Converting from QP to SOCP

Question

I want to convert the following problem into SOCP form:

$minimize \quad$ $x^TAx+a^Tx$:

$subject$ $to \quad$ $Bx \leq b$

The approach I am taking is introducing new variables, $u$ and $v$, such that:

$u=x^TAx$ and $v=a^Tx$.

Then, our problem becomes:

$minimize \quad$ $u+v$:

$subject$ $to \quad$ $Bx \leq b$, $u \leq x^TAx$ and $v \leq a^Tx$.

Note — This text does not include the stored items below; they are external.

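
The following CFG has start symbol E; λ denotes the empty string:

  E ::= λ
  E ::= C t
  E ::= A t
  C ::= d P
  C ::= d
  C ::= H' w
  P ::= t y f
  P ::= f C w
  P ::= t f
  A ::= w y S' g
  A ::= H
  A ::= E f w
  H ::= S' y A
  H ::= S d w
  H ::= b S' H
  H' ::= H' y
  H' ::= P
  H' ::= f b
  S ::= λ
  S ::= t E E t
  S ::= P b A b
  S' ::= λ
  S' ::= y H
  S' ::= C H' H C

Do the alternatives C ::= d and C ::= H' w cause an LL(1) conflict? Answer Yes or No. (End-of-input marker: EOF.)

No

FIRST(d) = { d } and FIRST(H' w) = { f, t }.
The FIRST sets are disjoint and neither alternative is nullable — no conflict.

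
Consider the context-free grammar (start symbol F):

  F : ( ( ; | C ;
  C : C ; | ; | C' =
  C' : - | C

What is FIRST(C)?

{ -, ; }

From C : C ;: add FIRST(C) = { -, ; }.
C : ; contributes {;}.
From C : C' =: add FIRST(C') = { -, ; }.
Union: FIRST(C) = { -, ; }.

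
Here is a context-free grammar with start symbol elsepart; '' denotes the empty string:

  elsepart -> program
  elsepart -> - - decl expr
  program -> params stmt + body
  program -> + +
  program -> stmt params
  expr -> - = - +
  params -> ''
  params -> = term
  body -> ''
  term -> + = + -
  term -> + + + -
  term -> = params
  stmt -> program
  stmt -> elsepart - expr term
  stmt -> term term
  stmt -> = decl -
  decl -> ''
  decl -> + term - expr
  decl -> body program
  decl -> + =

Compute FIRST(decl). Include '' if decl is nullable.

decl -> '' contributes ''.
decl -> + term - expr contributes {+}.
From decl -> body program: body nullable, take FIRST(body) ∪ FIRST(program) = { +, -, = }.
decl -> + = contributes {+}.
Union: FIRST(decl) = { +, -, =, '' }.

{ +, -, =, '' }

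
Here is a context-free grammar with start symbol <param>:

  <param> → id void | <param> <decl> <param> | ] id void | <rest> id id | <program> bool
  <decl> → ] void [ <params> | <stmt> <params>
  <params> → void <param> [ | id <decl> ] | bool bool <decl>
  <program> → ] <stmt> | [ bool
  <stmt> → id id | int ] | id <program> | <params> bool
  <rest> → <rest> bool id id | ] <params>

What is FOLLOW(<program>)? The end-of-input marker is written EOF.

{ bool, id, void }

In <param> → <program> bool: add FIRST(bool) = { bool }.
In <stmt> → id <program>: <program> is at the end, add FOLLOW(<stmt>) = { bool, id, void }.
Union: FOLLOW(<program>) = { bool, id, void }.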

Among these 3 constraints, the first and the third are linear, so we can let them be as they are. Only the second constraint needs to be converted into 2-norm form somehow, which I am not able to get how to do. Could anyone kindly tell me how to do that conversion? Would I need to introduce more new variables, or does it involve using some formula or trick that I can't seem to think of?

Answer 1

This only works if $A$ is positive definite. In this case, just drop the quadratic part and obtain $$\begin{array}{rcl} \min\limits_{x,y} && y + a^Tx\\ st && Bx\leq b\\ && x^TAx \leq y \end{array}$$ Then, we play a long circuitous game with this last constraint where $$\begin{array}{rl} &y\geq x^TAx\\ \Longrightarrow& 0\geq x^TAx - y\\ \Longrightarrow& 0\geq 4x^TAx - 4y\\ \Longrightarrow& 0\geq 4x^TAx + (1-y)^2-(1+y)^2\\ \Longrightarrow& (1+y)^2\geq 4x^TAx + (1-y)^2\\ \Longrightarrow& (1+y)^2\geq 4x^TAx + (1-y)^2, 1+y\geq 0\\ \end{array}$$ where the extra constraint, $1+y\geq 0$, can be added since $y\geq 0$ since $x^TAx\geq 0$ since $A\succ 0$ and $y\geq x^TAx$. Anyway, then we have $$\begin{array}{rl} \Longrightarrow& 1+y\geq \sqrt{4x^TAx + (1-y)^2}, 1+y\geq 0\\ \Longrightarrow& 1+y\geq \sqrt{4x^TU^TUx + (1-y)^2}, 1+y\geq 0 \end{array}$$ where we use the Choleski factorization $A=U^TU$ since $A\succ 0$. Then,

$$\begin{array}{rl} \Longrightarrow& 1+y\geq \left\|\begin{bmatrix}2Ux\\1-y\end{bmatrix}\right\|, 1+y\geq 0\\ \Longrightarrow& \begin{bmatrix}1+y\\2Ux\\1-y\end{bmatrix}\succeq_Q 0\\ \end{array}$$ Putting this all together, we have $$\begin{array}{rcl} \min\limits_{x,y} && y + a^Tx\\ st && Bx\leq b\\ && \begin{bmatrix}1+y\\2Ux\\1-y\end{bmatrix}\succeq_Q 0 \end{array}$$

Answer 2

I'll assume $A$ is positive semidefinite. Let $A = L L^T$ be the Cholesky factorization of $A$. Your optimization problem can be reformulated as

\begin{align} \operatorname{minimize}_{x,u,y} & \quad y + a^T x \\ \text{subject to} & \quad Bx \leq b \\ & \quad u^T u \leq y \\ & \quad u = L^T x. \end{align} We are nearly done, because we only need to express the constraint $u^T u \leq y$ as a second-order cone constraint, and there is a "well known" trick that allows us to do this. (It's not really well known at all, but it is taught in Vandenberghe's 236b class.)

The trick is explained in problem 4.26 (entitled "Hyperbolic constraints as SOC constraints") in Boyd and Vandenberghe. This problem points out that $$ u^T u \leq y z, \, y \geq 0, \, z \geq 0 \iff \left \| \begin{bmatrix} 2u \\ y - z \end{bmatrix} \right \|_2 \leq y + z, \, y \geq 0, \, z \geq 0. $$ It follows that our optimization problem can be reformulated as \begin{align} \operatorname{minimize}_{x,u,y,z} & \quad y + a^T x \\ \text{subject to} & \quad Bx \leq b \\ & \quad \left \| \begin{bmatrix} 2u \\ y - z \end{bmatrix} \right \|_2 \leq y + z\\ & \quad z = 1 \\ & \quad u = L^T x. \end{align} This is a second-order cone program.